Why Albuquerque is responding to calls to defund police with a new unarmed public safety force

Calls to defund the police are being heard in New Mexico’s largest city where this week Albuquerque Mayor Tim Keller announced plans to create a first of its kind, unarmed public safety force.

The so-called Albuquerque Community Safety department will serve alongside the Albuquerque police department but be made up of unarmed social workers who are trained to respond to emergency calls pertaining to homelessness, mental health, and non-violent emergencies.

As Keller told Yahoo Finance’s YFi PM, the new force will give dispatchers a third option besides police and the fire department to de-escalate certain situations.

“This isn’t about all situations would be different, but we think there’s a lot of less intense situations that we can pull out and treat differently,” he said.

Funding for the new department would come from shifting resources away from about five other departments, Keller said, including the city’s police, fire, and transit departments. In total, it’s estimated to become a $10 million department out of the gate.

Interestingly, the creation of the new safety department was applauded by Albuquerque Police Chief Mike Geier, who said the shift will alleviate an already stretched police force and allow his officers “to focus on reducing crime.”

Proponents of the novel community force are hopeful it can lead to an improvement in a reduction of force that has long plagued Albuquerque. The city has for years been navigating a Justice Department consent decree, or a federal order to reform policing, after a scathing review of a string of police shootings.
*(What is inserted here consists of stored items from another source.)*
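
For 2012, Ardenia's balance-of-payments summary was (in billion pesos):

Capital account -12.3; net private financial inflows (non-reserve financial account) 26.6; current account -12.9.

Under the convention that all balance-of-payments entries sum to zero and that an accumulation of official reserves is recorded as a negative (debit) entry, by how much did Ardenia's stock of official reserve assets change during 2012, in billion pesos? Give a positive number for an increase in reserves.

Official reserve transactions balance = -((-12.9) + (-12.3) + 26.6) = -1.4
An accumulation of reserves is recorded as a debit (negative entry), so the change in the stock of reserves is the negative of that balance.
Change in official reserves = -(-1.4) = 1.4

1.4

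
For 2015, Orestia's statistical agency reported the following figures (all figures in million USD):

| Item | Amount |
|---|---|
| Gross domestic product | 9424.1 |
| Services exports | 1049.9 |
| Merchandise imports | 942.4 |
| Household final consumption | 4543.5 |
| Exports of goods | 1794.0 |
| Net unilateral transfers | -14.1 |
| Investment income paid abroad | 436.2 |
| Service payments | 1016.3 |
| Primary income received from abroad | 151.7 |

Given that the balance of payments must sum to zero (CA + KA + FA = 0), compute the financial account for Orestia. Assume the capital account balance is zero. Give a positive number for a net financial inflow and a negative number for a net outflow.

-586.6

Goods balance = 1794.0 - 942.4 = 851.6
Services balance = 1049.9 - 1016.3 = 33.6
Trade balance (goods + services) = 851.6 + 33.6 = 885.2
Net primary income = 151.7 - 436.2 = -284.5
Net secondary income = -14.1
Current account = 885.2 + (-284.5) + (-14.1) = 586.6
Financial account = -(586.6) = -586.6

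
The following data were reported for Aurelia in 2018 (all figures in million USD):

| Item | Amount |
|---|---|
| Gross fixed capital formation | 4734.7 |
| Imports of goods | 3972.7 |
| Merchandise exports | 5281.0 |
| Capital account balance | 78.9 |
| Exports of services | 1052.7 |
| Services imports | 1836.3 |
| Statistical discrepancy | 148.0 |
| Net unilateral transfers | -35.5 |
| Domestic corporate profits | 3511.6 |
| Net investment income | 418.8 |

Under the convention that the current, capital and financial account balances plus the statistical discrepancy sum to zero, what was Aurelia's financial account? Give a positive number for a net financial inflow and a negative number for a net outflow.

Goods balance = 5281.0 - 3972.7 = 1308.3
Services balance = 1052.7 - 1836.3 = -783.6
Trade balance (goods + services) = 1308.3 + (-783.6) = 524.7
Net primary income = 418.8
Net secondary income = -35.5
Current account = 524.7 + 418.8 + (-35.5) = 908.0
Financial account = -(908.0 + 78.9 + 148.0) = -1134.9

-1134.9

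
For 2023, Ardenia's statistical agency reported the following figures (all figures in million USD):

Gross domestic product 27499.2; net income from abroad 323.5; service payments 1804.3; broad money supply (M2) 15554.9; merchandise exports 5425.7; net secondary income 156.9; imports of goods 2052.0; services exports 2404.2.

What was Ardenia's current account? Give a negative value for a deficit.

Goods balance = 5425.7 - 2052.0 = 3373.7
Services balance = 2404.2 - 1804.3 = 599.9
Trade balance (goods + services) = 3373.7 + 599.9 = 3973.6
Net primary income = 323.5
Net secondary income = 156.9
Current account = 3973.6 + 323.5 + 156.9 = 4454.0

4454.0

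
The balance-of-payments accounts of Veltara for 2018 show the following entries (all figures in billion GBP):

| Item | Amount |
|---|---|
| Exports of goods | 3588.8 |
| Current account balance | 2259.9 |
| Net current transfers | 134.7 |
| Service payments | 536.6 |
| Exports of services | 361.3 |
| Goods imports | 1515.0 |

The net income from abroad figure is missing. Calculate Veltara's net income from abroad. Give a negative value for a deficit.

Current account = goods balance + services balance + net primary income + net secondary income
Sum of the known components = 2033.2
Net income from abroad = CA - (known components) = 2259.9 - 2033.2 = 226.7

226.7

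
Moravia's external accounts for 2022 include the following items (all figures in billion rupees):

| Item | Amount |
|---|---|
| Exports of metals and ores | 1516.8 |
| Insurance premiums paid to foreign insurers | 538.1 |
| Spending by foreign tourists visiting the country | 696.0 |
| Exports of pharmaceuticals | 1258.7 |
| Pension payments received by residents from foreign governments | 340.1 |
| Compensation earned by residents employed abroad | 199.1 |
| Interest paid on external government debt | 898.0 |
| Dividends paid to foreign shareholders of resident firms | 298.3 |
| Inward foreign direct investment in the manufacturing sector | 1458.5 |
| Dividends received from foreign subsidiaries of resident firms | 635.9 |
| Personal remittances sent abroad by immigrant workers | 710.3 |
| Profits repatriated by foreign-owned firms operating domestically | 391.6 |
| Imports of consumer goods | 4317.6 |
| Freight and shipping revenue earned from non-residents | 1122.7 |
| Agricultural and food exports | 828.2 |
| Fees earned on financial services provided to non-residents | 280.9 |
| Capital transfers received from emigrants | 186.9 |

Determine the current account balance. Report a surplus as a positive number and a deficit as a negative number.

-275.5

Goods: 828.2 + 1516.8 + 1258.7 - 4317.6 = -713.9
Services: 1122.7 + 696.0 - 538.1 + 280.9 = 1561.5
Primary income: -298.3 - 898.0 + 199.1 + 635.9 - 391.6 = -752.9
Secondary income: -710.3 + 340.1 = -370.2
Current account = (-713.9) + 1561.5 + (-752.9) + (-370.2) = -275.5
(Excluded from the current account — financial account: inward foreign direct investment in the manufacturing sector 1458.5; capital account: capital transfers received from emigrants 186.9.)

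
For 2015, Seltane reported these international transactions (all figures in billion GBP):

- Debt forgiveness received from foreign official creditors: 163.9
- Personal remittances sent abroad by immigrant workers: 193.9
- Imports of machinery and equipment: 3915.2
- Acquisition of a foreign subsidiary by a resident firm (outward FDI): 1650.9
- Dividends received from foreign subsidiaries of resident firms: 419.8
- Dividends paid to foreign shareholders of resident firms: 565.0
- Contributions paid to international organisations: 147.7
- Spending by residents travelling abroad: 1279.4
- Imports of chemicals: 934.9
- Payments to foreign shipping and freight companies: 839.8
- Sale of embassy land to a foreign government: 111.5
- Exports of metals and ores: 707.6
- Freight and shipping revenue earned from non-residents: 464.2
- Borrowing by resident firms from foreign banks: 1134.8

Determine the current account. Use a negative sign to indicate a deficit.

Goods: 707.6 - 934.9 - 3915.2 = -4142.5
Services: 464.2 - 839.8 - 1279.4 = -1655.0
Primary income: 419.8 - 565.0 = -145.2
Secondary income: -193.9 - 147.7 = -341.6
Current account = (-4142.5) + (-1655.0) + (-145.2) + (-341.6) = -6284.3
(Excluded from the current account — capital account: debt forgiveness received from foreign official creditors 163.9, sale of embassy land to a foreign government 111.5; financial account: acquisition of a foreign subsidiary by a resident firm (outward FDI) 1650.9, borrowing by resident firms from foreign banks 1134.8.)

-6284.3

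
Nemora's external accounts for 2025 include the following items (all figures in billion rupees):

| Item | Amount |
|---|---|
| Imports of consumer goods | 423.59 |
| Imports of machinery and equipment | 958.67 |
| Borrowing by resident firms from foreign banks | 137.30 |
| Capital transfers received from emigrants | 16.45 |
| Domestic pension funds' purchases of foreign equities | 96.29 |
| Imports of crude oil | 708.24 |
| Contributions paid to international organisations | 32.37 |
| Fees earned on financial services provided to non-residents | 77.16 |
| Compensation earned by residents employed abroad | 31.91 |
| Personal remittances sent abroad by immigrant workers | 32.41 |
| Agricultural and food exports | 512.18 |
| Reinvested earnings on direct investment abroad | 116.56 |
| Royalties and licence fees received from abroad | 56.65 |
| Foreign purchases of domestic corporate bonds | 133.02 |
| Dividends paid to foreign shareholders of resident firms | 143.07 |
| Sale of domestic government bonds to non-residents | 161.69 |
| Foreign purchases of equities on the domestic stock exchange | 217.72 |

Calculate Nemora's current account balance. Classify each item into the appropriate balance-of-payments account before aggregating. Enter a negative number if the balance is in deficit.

Goods: -708.24 - 958.67 + 512.18 - 423.59 = -1578.32
Services: 56.65 + 77.16 = 133.81
Primary income: 116.56 + 31.91 - 143.07 = 5.40
Secondary income: -32.37 - 32.41 = -64.78
Current account = (-1578.32) + 133.81 + 5.40 + (-64.78) = -1503.89
(Excluded from the current account — financial account: borrowing by resident firms from foreign banks 137.30, domestic pension funds' purchases of foreign equities 96.29, foreign purchases of domestic corporate bonds 133.02, sale of domestic government bonds to non-residents 161.69, foreign purchases of equities on the domestic stock exchange 217.72; capital account: capital transfers received from emigrants 16.45.)

-1503.89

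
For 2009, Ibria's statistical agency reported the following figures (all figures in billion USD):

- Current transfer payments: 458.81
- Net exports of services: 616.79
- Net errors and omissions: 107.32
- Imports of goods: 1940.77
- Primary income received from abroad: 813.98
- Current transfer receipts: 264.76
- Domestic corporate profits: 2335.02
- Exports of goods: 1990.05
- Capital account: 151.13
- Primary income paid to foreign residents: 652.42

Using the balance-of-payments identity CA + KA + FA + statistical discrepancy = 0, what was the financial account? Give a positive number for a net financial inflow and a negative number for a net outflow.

-892.03

Goods balance = 1990.05 - 1940.77 = 49.28
Services balance = 616.79
Trade balance (goods + services) = 49.28 + 616.79 = 666.07
Net primary income = 813.98 - 652.42 = 161.56
Net secondary income = 264.76 - 458.81 = -194.05
Current account = 666.07 + 161.56 + (-194.05) = 633.58
Financial account = -(633.58 + 151.13 + 107.32) = -892.03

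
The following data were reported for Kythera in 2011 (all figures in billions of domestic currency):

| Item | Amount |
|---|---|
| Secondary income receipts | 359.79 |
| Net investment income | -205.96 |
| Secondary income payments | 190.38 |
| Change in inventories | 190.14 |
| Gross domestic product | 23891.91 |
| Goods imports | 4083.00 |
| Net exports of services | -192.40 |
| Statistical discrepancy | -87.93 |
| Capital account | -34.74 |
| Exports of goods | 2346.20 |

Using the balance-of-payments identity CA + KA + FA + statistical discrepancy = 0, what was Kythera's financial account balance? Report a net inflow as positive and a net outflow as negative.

2088.42

Goods balance = 2346.20 - 4083.00 = -1736.80
Services balance = -192.40
Trade balance (goods + services) = -1736.80 + (-192.40) = -1929.20
Net primary income = -205.96
Net secondary income = 359.79 - 190.38 = 169.41
Current account = -1929.20 + (-205.96) + 169.41 = -1965.75
Financial account = -(-1965.75 + (-34.74) + (-87.93)) = 2088.42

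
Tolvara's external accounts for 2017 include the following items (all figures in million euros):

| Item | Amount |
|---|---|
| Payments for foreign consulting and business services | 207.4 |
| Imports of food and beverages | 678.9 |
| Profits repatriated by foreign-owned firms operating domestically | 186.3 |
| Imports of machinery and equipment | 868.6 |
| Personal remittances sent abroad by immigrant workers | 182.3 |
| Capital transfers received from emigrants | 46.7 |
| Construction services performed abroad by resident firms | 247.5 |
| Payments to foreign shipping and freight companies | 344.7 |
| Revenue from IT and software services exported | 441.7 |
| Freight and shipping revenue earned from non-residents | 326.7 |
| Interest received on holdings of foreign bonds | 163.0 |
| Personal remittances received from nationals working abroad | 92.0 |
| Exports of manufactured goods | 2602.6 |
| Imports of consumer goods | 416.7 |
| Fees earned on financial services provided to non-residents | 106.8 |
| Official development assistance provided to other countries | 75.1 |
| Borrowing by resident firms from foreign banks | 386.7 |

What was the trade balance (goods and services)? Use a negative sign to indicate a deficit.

1209.0

Goods: -678.9 + 2602.6 - 868.6 - 416.7 = 638.4
Services: 247.5 - 207.4 + 441.7 - 344.7 + 106.8 + 326.7 = 570.6
Trade balance = 638.4 + 570.6 = 1209.0
(Excluded from the trade balance — primary income: profits repatriated by foreign-owned firms operating domestically 186.3, interest received on holdings of foreign bonds 163.0; secondary income: personal remittances sent abroad by immigrant workers 182.3, personal remittances received from nationals working abroad 92.0, official development assistance provided to other countries 75.1; capital account: capital transfers received from emigrants 46.7; financial account: borrowing by resident firms from foreign banks 386.7.)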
Demonstrators protest the death of George Floyd in downtown Albuquerque, N.M., Sunday, May 31, 2020. Floyd was a black man who died in police custody in Minneapolis on May 25. (AP Photo/Andres Leighton)
Demonstrators protest the death of George Floyd in downtown Albuquerque, N.M., Sunday, May 31, 2020. Floyd was a black man who died in police custody in Minneapolis on May 25. (AP Photo/Andres Leighton)

Just last summer a homeless man was shot 11 times and killed by a troop of five Albuquerque police when he failed to follow orders at a bus stop. Body cam footage showed the man reaching for his waistband after witnesses reported him to be waiving what turned out to be a BB gun. Under the new program, a trained homelessness specialist might be more suited to help ensure the situation isn’t met with the same amount of firepower or the same amount of force.

“We just add more to officers’ plates,” Keller said. “The solution is always, ‘Well, officers should be trained in behavioral health and then addiction and how to deal with homelessness.’ And I think what our police chief recognized is that one, that hasn’t been working very well. Two, it really doesn’t help folks. And, three, we actually have an officer shortage, so that’s why we think this third model is the right way to go.”

As other policing experiments in other cities have showed, sometimes creating new departments can help institute a new culture. As Yahoo Finance previously highlighted, the city of Camden, New Jersey was able to show a substantial drop in violent crime after disbanding its city police force and establishing a new county community force. Keller is hopeful the same creativity can also result in positive reform in Albuquerque.

“It is fundamentally creating a third department, so it’s a very different approach than we tried before,” he said.